First off, unless something has changed, there are no bona-fide metallurists here. And none of us can know the original composition of your broken hammer, why it failed, or exactly how it was repaired in the past.
Welding produces a Heat Affected Zone (HAZ) around the weld that can vary according to the temperature and welding process used. Stress relieving or annealing can even out or change the microstructure, but rehardening or retempering steel of unknown composition involves a lot of guesswork that may or may not be successful.
Here is a brief summary of welding metallurgy that may give you an idea what you're up against:
"Welding metallurgy focuses on the changes that occur in steel's microstructure and properties during and after the welding process. This includes understanding the behavior of different steel types, the impact of heat on the base metal and weld pool, and the formation of the heat-affected zone (HAZ). Welding metallurgy is crucial for ensuring the strength, toughness, and corrosion resistance of welded joints.
Key aspects of welding metallurgy in steel:
Microstructure:
Welding alters the microstructure of the steel, particularly in the HAZ, where the base metal is heated but not melted.
Phase Transformations:
Heat causes phase transformations in steel, such as the formation of ferrite, austenite, and martensite, which can affect the mechanical properties.
Weldability:
Different steel types have varying weldability, depending on their composition and microstructure.
HAZ:
The HAZ is a critical zone where changes in microstructure can lead to defects like cracks if not managed properly.
Post-Weld Heat Treatment (PWHT):
PWHT can help relieve residual stresses, modify the microstructure, and improve the mechanical properties of the weld.
Weld Metal:
The composition and properties of the weld metal, which is a mixture of the filler metal and base metal, also play a role in the overall weld quality.
Defects:
Welding can introduce defects like cracks, porosity, and inclusions, which can be minimized by controlling the welding process and selecting appropriate materials.

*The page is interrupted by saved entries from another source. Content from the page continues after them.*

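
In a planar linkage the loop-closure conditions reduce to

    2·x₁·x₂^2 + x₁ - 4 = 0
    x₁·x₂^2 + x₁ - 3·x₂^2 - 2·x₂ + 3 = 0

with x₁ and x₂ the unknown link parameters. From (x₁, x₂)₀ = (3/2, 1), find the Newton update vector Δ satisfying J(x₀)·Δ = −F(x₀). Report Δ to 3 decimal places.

(-0.315, 0.074)

At (3/2, 1): F = (0.500, 1.000).
Jacobian J = [[2·x₂^2 + 1, 4·x₁·x₂], [x₂^2 + 1, 2·x₁·x₂ - 6·x₂ - 2]].
At the point, J = [[3.000, 6.000], [2.000, -5.000]] (det J = -27.000).
Solving J·Δ = −F gives Δ = (-0.315, 0.074).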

Factors affecting the metallurgy of welded steel:
Base metal composition:
The chemical composition of the steel, including the presence of carbon, alloying elements, and impurities, influences its weldability and the resulting microstructure.
Filler metal:
The composition of the filler metal used during welding can also affect the weld's properties.
Heat input:
The amount of heat applied during welding affects the size of the HAZ, the cooling rate, and the resulting microstructure.
Welding process:
Different welding processes, such as shielded metal arc welding (SMAW), gas metal arc welding (GMAW), and gas tungsten arc welding (GTAW), can produce different microstructures and properties.
Cooling rate:
The rate at which the weld cools after welding affects the grain size, phase transformations, and residual stresses."
If the last repair was done by "dripping molten metal" on the end of the broken part, and then reshaping it, I can understand why it failed. If your new laser welding repair is properly done and stress relieved, it may stand a better chance. But I'd be taking a wild assed guess to suggest how it should be hardened. Nothing ventured, nothing gained, so hopefully it holds up for a while. I have an 1850's vintage percussion boot pistol that has a broken hammer nose. I plan to attempt a repair by TIG welding a piece on. I will probably anneal it by burying it in the coals of a wood fire for hours, slowly cooling, and then either rehardening and drawing, or just case hardening. But I know it may fail and I'll end up making a new hammer. You might want to keep your eyes peeled for a suitable replacement.
As for your other unbroken hammer.... if it ain't broke, don't fix it.